Myint Myint said she’s racked up a debt of K15 million buying food, while Aye Maw said she’s had to use the money she inherited from her late parents to pay off a similar debt.

“This is the job I want to do, even if I have to suffer for it. I can’t sit and wait for donors when lives depend on me,” said Aye Maw.

She said she’s even had to modestly cut food rations. “They scream a lot when they’re hungry… I feel sorry for doing it, but I need to save for the next day’s food.”

Both Myint Myint and Aye Maw doubt if their shelters can continue to function if the situation fails to improve.

Tun Lin said that, after almost two years, local conditions are finally stable enough to bring his two dogs to Magway, claiming the PDF is now in control of the area where he lives.

Meanwhile, the cousin caring for his Shih Tzus is planning to flee Yangon due to the military’s decision to enforce a conscription law earlier this year.

“This military dictator is not only harming the people of this land, but also the animals,” he said.

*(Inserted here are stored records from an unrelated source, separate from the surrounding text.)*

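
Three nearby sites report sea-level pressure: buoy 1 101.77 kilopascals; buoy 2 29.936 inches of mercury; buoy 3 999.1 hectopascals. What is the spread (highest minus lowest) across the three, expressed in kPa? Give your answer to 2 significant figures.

buoy 2: 29.936 inHg = 101.375 kPa.
buoy 3: 999.1 hPa = 99.910 kPa.
Spread: 101.770 − 99.910 = 1.9 kPa.

1.9 kPa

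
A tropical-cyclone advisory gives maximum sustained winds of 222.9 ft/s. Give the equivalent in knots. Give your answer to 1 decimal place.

132.1 kt

1 ft/s = 0.592484 kt, so 222.9 × 0.592484 = 132.1 kt.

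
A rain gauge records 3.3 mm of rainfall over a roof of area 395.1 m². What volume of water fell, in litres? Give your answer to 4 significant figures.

1 mm over 1 m² is 1 L, so volume = 3.3 × 395.1 = 1303.83 L ≈ 1304 L.

1304 litres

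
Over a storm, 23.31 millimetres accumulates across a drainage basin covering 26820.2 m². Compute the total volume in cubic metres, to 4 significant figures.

625.2 cubic metres

1 mm over 1 m² is 1 L, so volume = 23.31 × 26820.2 = 625178.86 L = 625.2 m³.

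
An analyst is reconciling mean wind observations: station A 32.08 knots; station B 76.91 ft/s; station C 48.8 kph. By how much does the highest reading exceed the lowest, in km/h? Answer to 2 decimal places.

35.59 km/h

station A: 32.08 kt = 59.4122 km/h.
station B: 76.91 ft/s = 84.3918 km/h.
Spread: 84.3918 − 48.8000 = 35.59 km/h.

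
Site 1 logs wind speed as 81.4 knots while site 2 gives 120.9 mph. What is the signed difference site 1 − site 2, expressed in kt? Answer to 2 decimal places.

-23.66 kt

site 2: 120.9 mph = 105.0592 kt.
Difference: 81.4000 − 105.0592 = -23.66 kt.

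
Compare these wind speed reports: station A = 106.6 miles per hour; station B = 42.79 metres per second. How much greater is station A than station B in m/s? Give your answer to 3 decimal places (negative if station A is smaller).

4.864 m/s

station A: 106.6 mph = 47.65446 m/s.
Difference: 47.65446 − 42.79000 = 4.864 m/s.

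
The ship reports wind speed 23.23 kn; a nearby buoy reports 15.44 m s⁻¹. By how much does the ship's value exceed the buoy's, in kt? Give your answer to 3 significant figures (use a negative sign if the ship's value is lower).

the buoy: 15.44 m/s = 30.0130 kt.
Difference: 23.2300 − 30.0130 = -6.78 kt.

-6.78 kt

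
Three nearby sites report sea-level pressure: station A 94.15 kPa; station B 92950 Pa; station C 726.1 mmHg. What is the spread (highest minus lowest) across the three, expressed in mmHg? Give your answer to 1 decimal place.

28.9 mmHg

station A: 94.15 kPa = 706.183 mmHg.
station B: 92950 Pa = 697.182 mmHg.
Spread: 726.100 − 697.182 = 28.9 mmHg.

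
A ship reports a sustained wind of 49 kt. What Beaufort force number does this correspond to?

Beaufort force 10

49 kt lies in the Beaufort 10 band (storm, 48–55 kt).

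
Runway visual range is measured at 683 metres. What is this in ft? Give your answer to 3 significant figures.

1 m = 3.28084 ft, so 683 × 3.28084 = 2240 ft.

2240 ft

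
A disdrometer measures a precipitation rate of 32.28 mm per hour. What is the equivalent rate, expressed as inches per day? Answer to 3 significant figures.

32.28 mm/hour × 0.0393701 in/mm × 24 hour/day = 30.5 in/day.

30.5 in/day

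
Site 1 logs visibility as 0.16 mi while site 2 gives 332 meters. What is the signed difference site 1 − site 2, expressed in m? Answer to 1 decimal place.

site 1: 0.16 SM = 257.495 m.
Difference: 257.495 − 332.000 = -74.5 m.

-74.5 m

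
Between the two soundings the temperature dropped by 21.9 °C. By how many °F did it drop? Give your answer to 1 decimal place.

For a temperature change the 32° offset cancels: Δ°F = 21.9 × 1.8 = 39.4 °F.

39.4 °F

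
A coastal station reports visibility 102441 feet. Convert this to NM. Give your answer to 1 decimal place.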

Some pet parents have found stability too late. Thin Zar and her husband were granted asylum in a third country last year. When they left Thailand, they sent Mee Nge Lay back to the animal rescue shelter in Yangon to await resettlement.

“This time, we will never meet again,” Thin Zar said. “She died while we were still trying to retrieve her. I was able to see her for the last time on a video call.”

Thin Zar said she had Mee Nge Lay’s ashes shipped to her, and performed a religious ceremony for her lost daughter.

“You can say that I’m obsessed with a cat, but love will always live on,” she said. “Her life was unique. She was saved by a political leader and lived through the ups and downs of Myanmar’s political journey.”

Thin Zar said the military coup has torn families apart and pets are an integral part of a family.

“Animals are living beings too. The world is not just for people to live in. Humans, animals and plants are all connected,” she said. “Living with them makes our lives more worthwhile.”